According to a recent New York Times article, computerized essay grading systems have the potential to replace human graders for standardized essays. In a 2012 study from the University of Akron, systems were able to grade hundreds of thousands of short essays written by middle- and high-school students in less than a minute, assigning grades that mirrored those assigned by human graders. Now, edX, the massive online, open-course enterprise, intends to make similar software available online for free. While the potential to quickly grade assignments may entice educators, caution should be exercised before schools replace current grading systems with software. Language and style are complex and difficult to measure, and universities should ensure that English instruction prepares students for the academic and professional writing required for success.

Anant Agarwal, edX’s president, claims that the edX essay grading software gives feedback similar to that given by class instructors. Other systems, such as e-rater, have claimed similar results when grading short essays on middle- and high-school level standardized tests. However, some of these systems grade only on “grammar, usage, mechanics, style and organization, and development,” and thus can be duped. Les Perelman, a researcher at the Massachusetts Institute of Technology, demonstrated this by submitting a grammatical, well-structured, but factually incoherent response for the short essay question to the e-rater system. e-rater assigned Perelman’s response the highest score possible. Current gaps in the software system suggest too many flaws for professors to move forward with this technology.

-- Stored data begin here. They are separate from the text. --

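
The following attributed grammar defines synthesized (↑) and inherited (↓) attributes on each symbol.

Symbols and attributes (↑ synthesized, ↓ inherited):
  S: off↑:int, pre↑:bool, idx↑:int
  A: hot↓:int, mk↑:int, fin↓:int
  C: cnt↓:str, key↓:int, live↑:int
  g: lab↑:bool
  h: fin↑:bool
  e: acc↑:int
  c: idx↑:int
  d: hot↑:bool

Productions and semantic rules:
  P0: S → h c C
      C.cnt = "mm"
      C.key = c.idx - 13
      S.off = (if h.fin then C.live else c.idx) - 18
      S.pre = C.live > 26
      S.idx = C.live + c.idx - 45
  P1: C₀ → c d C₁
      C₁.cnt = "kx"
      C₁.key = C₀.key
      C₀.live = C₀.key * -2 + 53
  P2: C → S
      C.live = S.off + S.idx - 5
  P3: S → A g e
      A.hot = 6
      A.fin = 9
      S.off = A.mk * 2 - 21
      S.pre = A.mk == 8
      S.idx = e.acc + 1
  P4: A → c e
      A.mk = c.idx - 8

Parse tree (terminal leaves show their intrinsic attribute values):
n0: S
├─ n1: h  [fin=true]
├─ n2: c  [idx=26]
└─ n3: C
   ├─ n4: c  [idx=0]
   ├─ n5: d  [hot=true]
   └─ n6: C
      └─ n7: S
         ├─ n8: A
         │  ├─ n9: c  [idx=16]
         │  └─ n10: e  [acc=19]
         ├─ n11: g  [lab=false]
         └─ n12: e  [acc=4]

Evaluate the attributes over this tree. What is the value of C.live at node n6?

-5

1. n1.fin = true  [terminal]
2. n2.idx = 26  [terminal]
3. n3.cnt = "mm"  ["mm"]
4. n3.key = 13  [c.idx - 13]
5. n4.idx = 0  [terminal]
6. n5.hot = true  [terminal]
7. n6.cnt = "kx"  ["kx"]
8. n6.key = 13  [C₀.key]
9. n8.hot = 6  [6]
10. n8.fin = 9  [9]
11. n9.idx = 16  [terminal]
12. n10.acc = 19  [terminal]
13. n8.mk = 8  [c.idx - 8]
14. n11.lab = false  [terminal]
15. n12.acc = 4  [terminal]
16. n7.off = -5  [A.mk * 2 - 21]
17. n7.pre = true  [A.mk == 8]
18. n7.idx = 5  [e.acc + 1]
19. n6.live = -5  [S.off + S.idx - 5]
20. n3.live = 27  [C₀.key * -2 + 53]
21. n0.off = 9  [(if h.fin then C.live else c.idx) - 18]
22. n0.pre = true  [C.live > 26]
23. n0.idx = 8  [C.live + c.idx - 45]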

The edX software is based on machine learning, where it takes in about 100 scored exams from human graders and uses that as a basis on which to grade other exams. When evaluating essays, graders should not consider only grammar and organization, but also factual accuracy, argument and reasoning. Human Readers, a group opposed to the use of essay grading software in situations where students’ futures are at stake, has gained signatures from more than 3,000 college professors, instructors and teachers in support of its goals. According to the group’s website, multiple studies show the limitations inherent in computerized grading systems and how they incentivize superficial aspects of writing.

In college, students should have the opportunity to develop their writing skills so that they’re prepared for a whole range of writing tasks upon graduation. Writing and communication skills are increasingly listed among weaknesses of students applying for jobs and to graduate programs, and both graders and professors must take this into account. Currently, the University requires undergraduates to take two classes explicitly focused around writing during their tenure, a First-Year Writing Requirement class and one fulfilling the Upper-Level Writing Requirement. The University should continue to work toward securing high-quality writing instruction that acknowledges the complexities of the English language.